Hartung: Das Signal einer solchen Investition ist erstmal, dass das Thema Wissenschaft eine große Relevanz hat. Wir werden deshalb viele Themen ganz groß denken und aufbereiten, wie beispielsweise die Wissenschaftsfreiheit. Diese Dimension und die stärkere Verknüpfung von Wissenschaft und Gesellschaft wird dabei die Hochschule als Debattenraum in den Fokus rücken. Das wird allen nutzen.
Sie sprechen von Vertrauen schaffen, sowohl in Journalismus als auch in die Wissenschaft. Ist das auch eine Reaktion auf Kritik?
Sentker: Ja, die Veränderungen sind auch eine Reaktion auf die Kritik am Journalismus. Sie gehen aber weit darüber hinaus. Es ist vielmehr der Versuch, echte Substanz zu schaffen, in einer Zeit, in der Kommunikation und Berichterstattung immer beiläufiger, schneller und eben ungefilterter werden. Dem wollen wir entgegenwirken.
Hartung: In unserem Verständnis war Wissenschaftsjournalismus noch nie eine Nische, sondern immer zentral und immer politisch. Dieses Verständnis stärken wir durch die Neuerungen und natürlich hoffen wir auch, dass dies Signalwirkung für andere hat.

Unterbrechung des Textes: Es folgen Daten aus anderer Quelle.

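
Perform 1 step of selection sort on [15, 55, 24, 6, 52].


Initial: [15, 55, 24, 6, 52]
Step 1: min=6 at 3
  Swap: [6, 55, 24, 15, 52]

After 1 step: [6, 55, 24, 15, 52]


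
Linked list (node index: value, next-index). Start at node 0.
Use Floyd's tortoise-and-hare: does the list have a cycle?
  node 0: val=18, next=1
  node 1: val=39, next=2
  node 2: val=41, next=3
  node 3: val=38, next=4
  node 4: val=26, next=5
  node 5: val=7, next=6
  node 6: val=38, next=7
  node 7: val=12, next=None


Floyd's tortoise (slow, +1) and hare (fast, +2):
  init: slow=0, fast=0
  step 1: slow=1, fast=2
  step 2: slow=2, fast=4
  step 3: slow=3, fast=6
  step 4: fast 6->7->None, no cycle

Cycle: no


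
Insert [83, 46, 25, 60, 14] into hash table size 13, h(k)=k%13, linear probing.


Insert 83: h=5 -> slot 5
Insert 46: h=7 -> slot 7
Insert 25: h=12 -> slot 12
Insert 60: h=8 -> slot 8
Insert 14: h=1 -> slot 1

Table: [None, 14, None, None, None, 83, None, 46, 60, None, None, None, 25]


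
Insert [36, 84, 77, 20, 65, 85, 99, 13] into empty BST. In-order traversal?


Insert 36: root
Insert 84: R from 36
Insert 77: R from 36 -> L from 84
Insert 20: L from 36
Insert 65: R from 36 -> L from 84 -> L from 77
Insert 85: R from 36 -> R from 84
Insert 99: R from 36 -> R from 84 -> R from 85
Insert 13: L from 36 -> L from 20

In-order: [13, 20, 36, 65, 77, 84, 85, 99]


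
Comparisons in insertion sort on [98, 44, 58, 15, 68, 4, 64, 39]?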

Sentker: Wir erfinden den Wissenschaftsjournalismus – zumindest den, den wir betreiben – damit nicht neu. Wir haben immer schon interdisziplinär gedacht und nie Hofberichterstattung betrieben, sondern Wissenschaftsjournalismus mit der Betonung auf Journalismus gemacht. Aber wir lernen beständig dazu. Daraus resultiert eine noch größere journalistische Strenge, was beispielsweise die Differenzierung zwischen Formaten angeht. Wir machen nach außen viel deutlicher, was wir tun und was unsere journalistischen Grundsätze sind.